Harrod's librarians glossary and reference book: a directory of over 9,600 terms, organizations, projects and acronyms in the areas of information management, library science, publishing, library science, publishing and archive management, compiled by Ray Prytherch.  9th ed.  Aldershot: Gower, 2000.  XV, 787 p.  ISBN 0-566-08018-4.  £ 95.

È giunto alla nona edizione l'Harrod's librarians glossary and reference book, una fonte formidabile di informazioni che aiuta tutti coloro che operano nel settore bibliotecario a districarsi nella giungla della terminologia tecnica. Dai manoscritti al multimedia, a Internet, il glossario fornisce una raccolta esaustiva di termini relativi al mondo del libro, nonché una ricca selezione di associazioni, istituzioni e progetti che operano nell'ambito bibliotecario, di cui si illustrano brevemente storia, funzioni e finalità.

Per la prima volta vengono presentati gli indirizzi Internet (oltre a quelli delle sedi "fisiche") di organizzazioni, associazioni professionali, enti governativi, progetti, congressi e istituzioni. Il vantaggio per il lettore è indubbio, in quanto viene offerta una possibilità di approfondimento altrimenti inimmaginabile per uno strumento che ha la necessità di essere sintetico. La scelta di aggiungere gli URL, pur nella consapevolezza che tali informazioni hanno il difetto di essere soggette a variazioni tali da renderle obsolete nel corso di pochi mesi, è comunque apprezzabile e di grande utilità. Un esempio di ciò può essere dato proprio dalla e-mail dell'AIB, non più attuale, così come dall'URL dell'OPAC della Biblioteca Vaticana.
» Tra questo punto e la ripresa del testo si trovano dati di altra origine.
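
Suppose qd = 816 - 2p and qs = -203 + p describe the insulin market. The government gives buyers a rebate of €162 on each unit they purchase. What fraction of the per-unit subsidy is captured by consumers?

Pre-subsidy: 816 - 2p = -203 + p gives p* = 1019/3, q* = 410/3.
With the rebate, buyers effectively pay pb = ps − 162, where ps is the price sellers receive.
Demand in terms of ps becomes qd = 816 − 2(ps − 162) = 1140 - 2ps. Setting this equal to supply: 1140 - 2ps = -203 + ps, so ps = 1343/3.
Buyers pay pb = 1343/3 − 162 = 857/3; q' = -203 + 1·(1343/3) = 734/3.
Buyers' price falls by p* − pb = 1019/3 − 857/3 = 54; sellers' price rises by ps − p* = 1343/3 − 1019/3 = 108.
So consumers capture 54/162 = 1/3 of each unit of subsidy.

Consumer share = 1/3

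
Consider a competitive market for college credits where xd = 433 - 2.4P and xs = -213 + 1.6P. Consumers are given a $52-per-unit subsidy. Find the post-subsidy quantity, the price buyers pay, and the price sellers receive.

x' = 95.32; buyers pay $140.7; sellers receive $192.7

Pre-subsidy: 433 - 2.4P = -213 + 1.6P gives P* = 161.5, x* = 45.4.
With the rebate, buyers effectively pay Pb = Ps − 52, where Ps is the price sellers receive.
Demand in terms of Ps becomes xd = 433 − 2.4(Ps − 52) = 557.8 - 2.4Ps. Setting this equal to supply: 557.8 - 2.4Ps = -213 + 1.6Ps, so Ps = 192.7.
Buyers pay Pb = 192.7 − 52 = 140.7; x' = -213 + 1.6·192.7 = 95.32.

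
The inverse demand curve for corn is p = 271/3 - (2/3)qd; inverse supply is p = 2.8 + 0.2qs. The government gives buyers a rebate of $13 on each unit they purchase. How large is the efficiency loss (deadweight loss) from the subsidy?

Pre-subsidy: 271/3 - (2/3)q = 2.8 + 0.2q gives q* = 101 and p* = 23.
With the rebate, buyers effectively pay pb = ps − 13, where ps is the price sellers receive.
On the curves, pb = 271/3 - (2/3)q and ps = 2.8 + 0.2q; the wedge ps − pb = 13 gives 2.8 + 0.2q − (271/3 - (2/3)q) = 13, so q' = 116.
Then pb = 271/3 − (2/3)·116 = 13 and ps = 2.8 + 0.2·116 = 26.
The subsidy expands output by 116 − 101 = 15 past the efficient level; on those units the gap between marginal cost and willingness to pay runs from 0 up to 13.
DWL = ½ × 13 × 15 = 97.5.

Deadweight loss = $97.5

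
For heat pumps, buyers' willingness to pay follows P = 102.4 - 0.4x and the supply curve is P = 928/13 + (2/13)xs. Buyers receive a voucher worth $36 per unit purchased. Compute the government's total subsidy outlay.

Pre-subsidy: 102.4 - 0.4x = 928/13 + (2/13)x gives x* = 56 and P* = 80.
With the rebate, buyers effectively pay Pb = Ps − 36, where Ps is the price sellers receive.
On the curves, Pb = 102.4 - 0.4x and Ps = 928/13 + (2/13)x; the wedge Ps − Pb = 36 gives 928/13 + (2/13)x − (102.4 - 0.4x) = 36, so x' = 121.
Then Pb = 102.4 − 0.4·121 = 54 and Ps = 928/13 + (2/13)·121 = 90.
Government outlay = subsidy × quantity = 36 × 121 = 4356.

Government cost = $4356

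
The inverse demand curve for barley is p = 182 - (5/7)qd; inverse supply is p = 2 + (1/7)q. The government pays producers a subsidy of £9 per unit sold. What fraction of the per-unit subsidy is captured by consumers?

Consumer share = 5/6

Pre-subsidy: 182 - (5/7)q = 2 + (1/7)q gives q* = 210 and p* = 32.
With the subsidy, sellers receive ps = pb + 9 for each unit, where pb is the price buyers pay.
On the curves, pb = 182 - (5/7)q and ps = 2 + (1/7)q; the wedge ps − pb = 9 gives 2 + (1/7)q − (182 - (5/7)q) = 9, so q' = 220.5.
Then pb = 182 − (5/7)·220.5 = 24.5 and ps = 2 + (1/7)·220.5 = 33.5.
Buyers' price falls by p* − pb = 32 − 24.5 = 7.5; sellers' price rises by ps − p* = 33.5 − 32 = 1.5.
So consumers capture 7.5/9 = 5/6 of each unit of subsidy.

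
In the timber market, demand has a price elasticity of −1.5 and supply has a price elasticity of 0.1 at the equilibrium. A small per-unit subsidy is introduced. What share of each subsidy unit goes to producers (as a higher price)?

Producer share = 0.9375

For a small subsidy around the equilibrium, the benefit split depends on the relative slopes, which at a point are proportional to the elasticities.
Buyer share = εs/(εs + |εd|) = 0.1/(0.1 + 1.5) = 0.0625; seller share = |εd|/(εs + |εd|) = 0.9375.
So producers capture 0.9375 of the subsidy.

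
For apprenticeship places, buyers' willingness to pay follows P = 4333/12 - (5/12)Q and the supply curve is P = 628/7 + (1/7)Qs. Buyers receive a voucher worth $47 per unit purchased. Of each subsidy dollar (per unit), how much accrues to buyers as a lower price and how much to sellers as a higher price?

Pre-subsidy: 4333/12 - (5/12)Q = 628/7 + (1/7)Q gives Q* = 485 and P* = 159.
With the rebate, buyers effectively pay Pb = Ps − 47, where Ps is the price sellers receive.
On the curves, Pb = 4333/12 - (5/12)Q and Ps = 628/7 + (1/7)Q; the wedge Ps − Pb = 47 gives 628/7 + (1/7)Q − (4333/12 - (5/12)Q) = 47, so Q' = 569.
Then Pb = 4333/12 − (5/12)·569 = 124 and Ps = 628/7 + (1/7)·569 = 171.
Buyers' price falls by P* − Pb = 159 − 124 = 35; sellers' price rises by Ps − P* = 171 − 159 = 12.

Buyers gain $35 per unit; sellers gain $12 per unit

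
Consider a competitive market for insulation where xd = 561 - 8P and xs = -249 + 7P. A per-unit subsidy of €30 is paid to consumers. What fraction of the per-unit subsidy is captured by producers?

Pre-subsidy: 561 - 8P = -249 + 7P gives P* = 54, x* = 129.
With the rebate, buyers effectively pay Pb = Ps − 30, where Ps is the price sellers receive.
Demand in terms of Ps becomes xd = 561 − 8(Ps − 30) = 801 - 8Ps. Setting this equal to supply: 801 - 8Ps = -249 + 7Ps, so Ps = 70.
Buyers pay Pb = 70 − 30 = 40; x' = -249 + 7·70 = 241.
Buyers' price falls by P* − Pb = 54 − 40 = 14; sellers' price rises by Ps − P* = 70 − 54 = 16.
So producers capture 16/30 = 8/15 of each unit of subsidy.

Producer share = 8/15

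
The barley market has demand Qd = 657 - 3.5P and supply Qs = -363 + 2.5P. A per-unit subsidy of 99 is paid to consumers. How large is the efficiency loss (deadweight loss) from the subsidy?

Deadweight loss = 7146.5625

Pre-subsidy: 657 - 3.5P = -363 + 2.5P gives P* = 170, Q* = 62.
With the rebate, buyers effectively pay Pb = Ps − 99, where Ps is the price sellers receive.
Demand in terms of Ps becomes Qd = 657 − 3.5(Ps − 99) = 1003.5 - 3.5Ps. Setting this equal to supply: 1003.5 - 3.5Ps = -363 + 2.5Ps, so Ps = 227.75.
Buyers pay Pb = 227.75 − 99 = 128.75; Q' = -363 + 2.5·227.75 = 206.375.
The subsidy expands output by 206.375 − 62 = 144.375 past the efficient level; on those units the gap between marginal cost and willingness to pay runs from 0 up to 99.
DWL = ½ × 99 × 144.375 = 7146.5625.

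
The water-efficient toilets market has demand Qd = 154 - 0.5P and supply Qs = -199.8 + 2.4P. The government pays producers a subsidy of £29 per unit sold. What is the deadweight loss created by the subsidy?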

La storia di questo strumento è lunga più di mezzo secolo e ricca di ben otto edizioni oltre alla presente (la prima edizione risale al 1938, la seconda al 1959, la quarta al 1977), a dimostrazione che la sua utilità non è venuta meno, così come la necessità di pubblicare nuove edizioni a intervalli sempre più brevi è chiaro sintomo della rapida evoluzione del settore e della sua positiva dinamicità.

Le spiegazioni offerte ai singoli lemmi sono chiare ed esaustive pur nella loro brevità. A titolo d'esempio si possono citare la voce heading, di cui vengono fornite le varie interpretazioni in base all'ambito disciplinare, e la voce vernacular, magistrale per sinteticità e chiarezza espositiva.

La definizione dei termini più strettamente informatici è tecnica senza essere per questo incomprensibile ai lettori dotati solo di rudimentali conoscenze nel settore.

Va rilevata la spiacevole assenza della voce authority control, sebbene siano presenti authority list, authority record, name authority file e subject authority file (che presenta un rinvio cieco ad authority card); una pecca può essere considerata l'affermazione discutibile secondo la quale l'authority list è also called authority file.

La scelta di realizzare una struttura sindetica all'interno del glossario è decisamente utile e proficua per il lettore; i vantaggi di tale struttura sono ben noti ai bibliotecari. A titolo d'esempio da SACO la nota see also PCC porta alla voce relativa a tale Programma, di cui SACO è uno dei componenti. Non solo quindi i termini vengono spiegati ma, nei limiti imposti dalla forma, vengono legati con altri a essi correlati, aiutando il lettore a meglio inquadrare e ad ampliare l'ambito della propria ricerca.

Il Glossario, pur essendo nato in ambito inglese, ha una copertura internazionale più che soddisfacente. Una rapida lettura dei lemmi di ambito italiano fa rilevare alcune stranezze: è presente l'AIB con relativo rinvio ad Associazione italiana biblioteche, ma manca l'ICCU, nominato solo in quanto responsabile di SBN, di cui viene fornita una sintetica definizione, senza URL. La voce Biblioteca nazionale, che causa sicuramente qualche perplessità ai compilatori di estrazione anglosassone, comprende solo quattro delle istituzioni così denominate, cioè la Nazionale centrale di Firenze, la Nazionale di Napoli, la Nazionale di Venezia e la Nazionale di Roma, che non viene presentata come Nazionale centrale.

Fra le scritture latine hanno rilievo la carolingia e la merovingica, - l'assenza della beneventana è forse imputabile al suo ristretto ambito di diffusione? -, la littera Bononiensis è definita Bolognese letters, la Parisiensis sfugge al controllo. Tali mancanze, tuttavia, non sono a mio avviso totalmente imputabili ai compilatori.

L'inglese tecnico, ormai universalmente diffuso come lingua franca della comunità tecnologica, è di facile lettura per i non anglofoni e rende questo strumento un utile supporto per il lavoro dei bibliotecari italiani.